SB Voices: More than millennials
While it’s true that defining a target audience is imperative to any brand’s marketing strategy, pigeon-holing consumers through generational categorisation is a redundant practice in 2017, writes Annie Hayes.
Also referred to as ‘Generation Y’, ‘Digital Natives’ and ‘Generation Me’; a quick Google search tells me that the millennial demographic is the most studied and surveyed generation to date.
Born between 1977 and 1996, the term is often used to refer to tech-savvy, socially-conscious, self-obssessed, progressive, nomadic, multi-cultural, liberal individuals. However when you consider that the youngest millennial is just turning 21, and the oldest is hurtling towards 40, raking everyone under one umbrella term seems absurd.
Life seems to move at breakneck pace in the digital age and as such the wants and desires of any given consumer span a few years at best, let alone 20. Employing such vague marketing tactics will surely result in directionless campaign that will fail to engage anyone.
This topic was touched upon during William Grant & Son’s recent market report. An excerpt reads: “A simple example to explain this notion is that of the school lunch hall. Whilst a room may be filled with 100 people of the same age, a series of sub-cultures exist: nerds, jocks, goths, hipsters, punks, rebels, the list goes on. To look at, they are all different, to be approached and spoken to in different ways.
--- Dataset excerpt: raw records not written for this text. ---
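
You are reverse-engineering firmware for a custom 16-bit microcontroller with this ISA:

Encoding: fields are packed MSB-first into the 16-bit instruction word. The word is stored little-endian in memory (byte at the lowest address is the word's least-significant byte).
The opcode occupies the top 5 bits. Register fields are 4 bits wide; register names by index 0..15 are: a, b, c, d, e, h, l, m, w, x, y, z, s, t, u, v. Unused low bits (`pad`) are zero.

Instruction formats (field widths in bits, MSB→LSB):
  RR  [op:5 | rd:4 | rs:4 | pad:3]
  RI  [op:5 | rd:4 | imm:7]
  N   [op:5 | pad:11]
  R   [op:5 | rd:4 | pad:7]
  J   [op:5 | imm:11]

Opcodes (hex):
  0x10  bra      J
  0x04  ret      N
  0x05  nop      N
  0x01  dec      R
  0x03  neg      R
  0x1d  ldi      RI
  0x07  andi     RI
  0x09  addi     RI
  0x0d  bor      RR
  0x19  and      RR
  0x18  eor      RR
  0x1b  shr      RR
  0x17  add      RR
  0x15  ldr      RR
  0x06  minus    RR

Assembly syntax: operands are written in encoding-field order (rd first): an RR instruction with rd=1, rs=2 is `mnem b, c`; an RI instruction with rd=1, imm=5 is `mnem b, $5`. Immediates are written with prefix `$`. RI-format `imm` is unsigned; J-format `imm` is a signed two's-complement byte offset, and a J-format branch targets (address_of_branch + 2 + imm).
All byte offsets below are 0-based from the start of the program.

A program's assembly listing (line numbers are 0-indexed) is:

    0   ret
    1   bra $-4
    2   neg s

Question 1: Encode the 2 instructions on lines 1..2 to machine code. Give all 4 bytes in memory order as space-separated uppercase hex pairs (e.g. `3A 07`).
L1: bra op=0x10:5|imm=-4:11 ⇒ 0x87fc ⇒ little fc 87
L2: neg op=0x3:5|rd=12:4|pad=0:7 ⇒ 0x1e00 ⇒ little 00 1e

FC 87 00 1E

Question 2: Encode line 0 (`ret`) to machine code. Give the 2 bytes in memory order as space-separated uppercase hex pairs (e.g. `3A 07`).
00 20

0. ret fields op=0x4:5|pad=0:11 → word 2000h → 00 20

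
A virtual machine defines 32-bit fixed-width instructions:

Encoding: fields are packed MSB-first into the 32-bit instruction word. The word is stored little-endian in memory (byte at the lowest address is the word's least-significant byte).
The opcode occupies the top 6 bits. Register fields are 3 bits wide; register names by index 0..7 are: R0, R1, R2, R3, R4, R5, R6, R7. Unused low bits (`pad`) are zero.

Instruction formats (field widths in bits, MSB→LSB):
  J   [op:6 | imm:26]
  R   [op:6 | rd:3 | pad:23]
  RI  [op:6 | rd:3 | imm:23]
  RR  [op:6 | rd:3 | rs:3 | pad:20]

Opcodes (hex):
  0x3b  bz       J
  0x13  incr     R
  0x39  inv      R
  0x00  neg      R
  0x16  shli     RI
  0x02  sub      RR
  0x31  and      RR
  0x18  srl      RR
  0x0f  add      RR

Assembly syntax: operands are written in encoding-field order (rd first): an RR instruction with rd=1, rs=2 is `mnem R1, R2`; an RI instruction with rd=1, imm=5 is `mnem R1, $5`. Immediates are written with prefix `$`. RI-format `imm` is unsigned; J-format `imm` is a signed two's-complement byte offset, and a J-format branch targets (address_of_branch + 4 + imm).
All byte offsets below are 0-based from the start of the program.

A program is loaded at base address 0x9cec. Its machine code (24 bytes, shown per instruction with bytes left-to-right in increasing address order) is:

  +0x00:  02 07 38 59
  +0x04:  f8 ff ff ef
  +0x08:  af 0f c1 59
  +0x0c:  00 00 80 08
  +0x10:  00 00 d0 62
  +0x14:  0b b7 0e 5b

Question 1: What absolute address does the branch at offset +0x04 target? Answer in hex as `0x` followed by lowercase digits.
+0x04: f8 ff ff ef ⇒ word 0xeffffff8 (little)
  top 6b → 0x3b → bz [J]
  imm@[25:0]=0x3fffff8 (s26→-8) ⇒ $-8
  target = base 0x9cec + off 0x04 + 4 + imm -8 = 0x9cec

0x9cec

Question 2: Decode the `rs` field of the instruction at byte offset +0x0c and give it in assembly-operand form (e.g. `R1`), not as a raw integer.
@+0c  little-endian(00 00 80 08) = 0x08800000
  top 6b → 0x2 → sub [RR]
  rd: (w>>23)&0x7=0x1 → R1
  rs: (w>>20)&0x7=0x0 → R0

R0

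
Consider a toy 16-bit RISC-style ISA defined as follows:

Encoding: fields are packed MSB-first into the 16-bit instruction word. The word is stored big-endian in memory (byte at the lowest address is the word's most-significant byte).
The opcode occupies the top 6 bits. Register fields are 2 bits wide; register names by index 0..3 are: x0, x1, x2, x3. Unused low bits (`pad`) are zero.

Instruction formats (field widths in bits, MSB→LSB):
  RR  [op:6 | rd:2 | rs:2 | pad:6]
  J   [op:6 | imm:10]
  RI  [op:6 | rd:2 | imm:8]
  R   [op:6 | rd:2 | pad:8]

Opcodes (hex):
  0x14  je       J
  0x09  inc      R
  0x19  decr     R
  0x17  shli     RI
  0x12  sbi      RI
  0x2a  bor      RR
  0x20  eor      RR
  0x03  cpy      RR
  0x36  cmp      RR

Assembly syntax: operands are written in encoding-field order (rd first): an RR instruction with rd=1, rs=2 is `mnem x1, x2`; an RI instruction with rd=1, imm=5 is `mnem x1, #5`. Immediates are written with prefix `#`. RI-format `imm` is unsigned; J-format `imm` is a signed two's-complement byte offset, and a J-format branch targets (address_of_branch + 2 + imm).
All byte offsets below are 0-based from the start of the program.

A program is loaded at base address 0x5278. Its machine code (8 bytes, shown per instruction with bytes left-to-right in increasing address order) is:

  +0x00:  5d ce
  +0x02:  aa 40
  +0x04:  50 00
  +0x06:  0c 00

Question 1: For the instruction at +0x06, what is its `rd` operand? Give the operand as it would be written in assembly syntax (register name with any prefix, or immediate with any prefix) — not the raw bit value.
x0

+0x06: 0c 00 ⇒ word 0x0c00 (big)
  top 6b → 0x3 → cpy [RR]
  [9:8] rd=0 = x0
  [7:6] rs=0 = x0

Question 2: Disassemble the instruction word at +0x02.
@+02  big-endian(aa 40) = 0xaa40
  top 6b → 0x2a → bor [RR]
  [9:8] rd=2 = x2
  [7:6] rs=1 = x1

bor x2, x1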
“However there is at least one thing that joins them all together: their core driver is the desire to learn – a single attitude that joins the many. The key to more effective consumer targeting is finding this connecting point; the attitudes and values that are shared.”
By exploring mindset over age, brands can widen the scope of their audience and take steps to appeal to the multifaceted personalities of the people who identify with said mindset.
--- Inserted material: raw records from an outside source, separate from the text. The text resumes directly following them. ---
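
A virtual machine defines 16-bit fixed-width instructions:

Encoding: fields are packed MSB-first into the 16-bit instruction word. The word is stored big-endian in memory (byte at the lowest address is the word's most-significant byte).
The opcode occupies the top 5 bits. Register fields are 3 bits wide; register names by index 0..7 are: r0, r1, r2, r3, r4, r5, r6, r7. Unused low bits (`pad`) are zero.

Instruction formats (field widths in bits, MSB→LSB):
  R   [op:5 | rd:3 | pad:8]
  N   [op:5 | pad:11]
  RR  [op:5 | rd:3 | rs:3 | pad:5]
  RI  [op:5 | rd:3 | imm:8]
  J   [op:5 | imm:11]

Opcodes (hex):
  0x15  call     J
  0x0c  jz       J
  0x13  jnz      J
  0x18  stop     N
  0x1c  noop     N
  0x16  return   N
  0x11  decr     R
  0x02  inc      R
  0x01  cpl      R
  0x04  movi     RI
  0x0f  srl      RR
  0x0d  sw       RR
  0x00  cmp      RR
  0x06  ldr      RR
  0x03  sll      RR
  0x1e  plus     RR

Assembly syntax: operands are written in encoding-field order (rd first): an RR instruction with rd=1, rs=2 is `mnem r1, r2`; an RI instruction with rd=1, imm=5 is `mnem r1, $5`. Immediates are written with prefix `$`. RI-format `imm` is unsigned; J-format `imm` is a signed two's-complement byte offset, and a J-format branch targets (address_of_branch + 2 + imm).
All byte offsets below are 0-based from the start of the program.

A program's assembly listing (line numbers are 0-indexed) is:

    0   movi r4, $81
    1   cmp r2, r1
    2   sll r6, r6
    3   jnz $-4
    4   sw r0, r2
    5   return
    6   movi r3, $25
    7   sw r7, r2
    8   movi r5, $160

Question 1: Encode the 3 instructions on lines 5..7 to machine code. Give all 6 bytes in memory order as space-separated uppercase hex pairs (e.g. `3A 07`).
B0 00 23 19 6F 40

L5: return op=0x16:5|pad=0:11 ⇒ 0xb000 ⇒ big b0 00
L6: movi op=0x4:5|rd=3:3|imm=25:8 ⇒ 0x2319 ⇒ big 23 19
L7: sw op=0xd:5|rd=7:3|rs=2:3|pad=0:5 ⇒ 0x6f40 ⇒ big 6f 40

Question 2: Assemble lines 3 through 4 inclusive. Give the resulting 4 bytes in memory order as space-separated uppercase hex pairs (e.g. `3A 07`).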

“Think of the drink you would choose in a lively nightclub with friends on a big night out, versus your choice on a date in a cocktail bar,” the report continues. “The same person will make the decision, but the context completely changes attitude, behaviours, receptiveness to particular marketing tools and ultimately, choice.”
By tapping into attitudes, values and cultural influences, brands can better position themselves to their target consumer – and become more human in the process.